L’indice de référence de Wall Street, le S&P 500, et le Nasdaq Composite, à forte composante technologique, ont initialement chuté à la suite des données sur l’emploi. Mais ces baisses se sont rapidement inversées, les deux indices boursiers clôturant en hausse de plus de 1 pour cent sur la journée.

“La réaction est assez surprenante”, a déclaré Tim Murray, stratège multi-actifs chez T Rowe Price. “On pourrait penser qu’un chiffre très élevé comme celui que nous avions aurait effrayé encore plus les investisseurs au sujet de l’inflation et de la Fed.”

Les valeurs technologiques, médiatiques et de fabrication de puces, notamment Meta et Disney, propriétaire de Facebook, ont été parmi les plus gros gagnants de la journée. Le rallye a aidé les actions américaines à réaliser un léger gain hebdomadaire, après avoir clôturé leur pire mois de 2023 sur des inquiétudes concernant des taux d’intérêt « plus élevés pendant plus longtemps ».

Dean Maki, économiste en chef chez Point72 Asset Management, a souligné les « forces compensatoires » dans le rapport sur l’emploi.

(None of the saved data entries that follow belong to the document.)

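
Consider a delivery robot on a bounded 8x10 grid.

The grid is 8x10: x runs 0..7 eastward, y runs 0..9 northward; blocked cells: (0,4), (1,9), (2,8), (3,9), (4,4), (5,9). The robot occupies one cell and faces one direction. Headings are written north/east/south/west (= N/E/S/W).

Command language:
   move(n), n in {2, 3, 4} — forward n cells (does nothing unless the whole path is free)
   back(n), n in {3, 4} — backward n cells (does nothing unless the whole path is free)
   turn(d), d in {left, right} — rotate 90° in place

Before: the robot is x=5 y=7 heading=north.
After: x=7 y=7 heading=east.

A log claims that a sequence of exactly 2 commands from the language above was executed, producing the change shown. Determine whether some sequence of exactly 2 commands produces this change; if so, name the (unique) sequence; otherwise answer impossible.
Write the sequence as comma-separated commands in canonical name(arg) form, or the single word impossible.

turn(right), move(2)

key: order matters: swapping turn(right) and move(2) lands elsewhere
begin: x=5 y=7 heading=north
step 1 (turn(right)): x=5 y=7 heading=east
step 2 (move(2)): x=7 y=7 heading=east
all 49 alternatives checked — unique.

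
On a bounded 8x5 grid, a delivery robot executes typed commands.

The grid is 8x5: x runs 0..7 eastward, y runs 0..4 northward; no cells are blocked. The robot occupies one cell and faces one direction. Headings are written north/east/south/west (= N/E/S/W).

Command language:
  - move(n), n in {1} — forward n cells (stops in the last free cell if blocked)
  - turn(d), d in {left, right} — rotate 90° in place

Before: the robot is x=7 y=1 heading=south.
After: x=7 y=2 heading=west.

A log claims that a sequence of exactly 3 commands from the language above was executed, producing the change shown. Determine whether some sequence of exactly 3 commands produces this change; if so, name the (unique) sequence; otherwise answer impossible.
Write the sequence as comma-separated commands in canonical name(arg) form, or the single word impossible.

checked all 3-command options: none fits.

impossible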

“La force du rapport rend plus probable un resserrement de la Fed, et cela a fait grimper les rendements du Trésor”, a-t-il noté, “et ce sont des facteurs négatifs pour les actions”.

Mais ces chiffres soulignent également la résilience de l’économie américaine, a-t-il ajouté, ce qui pourrait susciter un optimisme quant à la croissance future des revenus et des bénéfices des entreprises.